= The Flintstones (comics) =

The Flintstones is a comic series spun off from The Flintstones animated series. Various comic book publishers have created their own versions.

The 2016 comic book by DC Comics reimagines the 1960s Hanna-Barbera properties alongside Scooby Apocalypse, Wacky Raceland and Future Quest.
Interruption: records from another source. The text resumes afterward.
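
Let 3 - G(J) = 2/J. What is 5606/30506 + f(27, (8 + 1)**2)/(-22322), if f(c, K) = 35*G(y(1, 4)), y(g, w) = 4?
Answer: 122467857/680954932 ≈ 0.17985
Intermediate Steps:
G(J) = 3 - 2/J
f(c, K) = 175/2 (f(c, K) = 35*(3 - 2/4) = 35*(3 - 2*1/4) = 35*(3 - 1/2) = 35*(5/2) = 175/2)
5606/30506 + f(27, (8 + 1)**2)/(-22322) = 5606/30506 + (175/2)/(-22322) = 5606*(1/30506) + (175/2)*(-1/22322) = 2803/15253 - 175/44644 = 122467857/680954932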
A new Flintstones comic from Dynamite Entertainment is currently in the works since 2023.

==Titles==

| Title | Start date | End date | Issues | Writer(s) | Artist(s) | Publisher |
| The Flintstones | December 1961 | August 1962 | #2-6 (issue #1 was released as Dell Giant issue #48) | —N/a | —N/a | Dell Comics |
| The Flintstones | October 1962 | September 1970 | #7-60 (continues the Dell Comics' series) | —N/a | —N/a | Gold Key Comics |
| The Flintstones and Pebbles | November 1970 | February 1977 | #1-50 | —N/a | —N/a | Charlton Comics |
| Hanna-Barbera's The Flintstones | October 1977 | February 1979 | #1-9 | —N/a | —N/a | Marvel Comics |
| The Flintstones 3-D | April 1987 | February 1988 | #1-4 | —N/a | —N/a | Blackthorne Publishing |
| The Flintstone Kids | August 1987 | April 1989 | #1-11 | —N/a | —N/a | Marvel Comics |
| The Flintstones (1992) | September 1992 | June 1994 | #1-13 | —N/a | —N/a | Harvey Comics |
| The Flintstones (1995) | September 1995 | May 1997 | #1-22 | —N/a | —N/a | Archie Comics |
| The Flintstones and the Jetsons | August 1997 | May 1999 | #1-21 | —N/a | —N/a | DC Comics |
| The Flintstones (2016) | June 6, 2016 | June 7, 2017 | #1-12 | Mark Russell | Steve Pugh Chris Chuckry (colorist) |

==Reception==
The 2016 Flintstones comic has gained mostly positive critical reviews.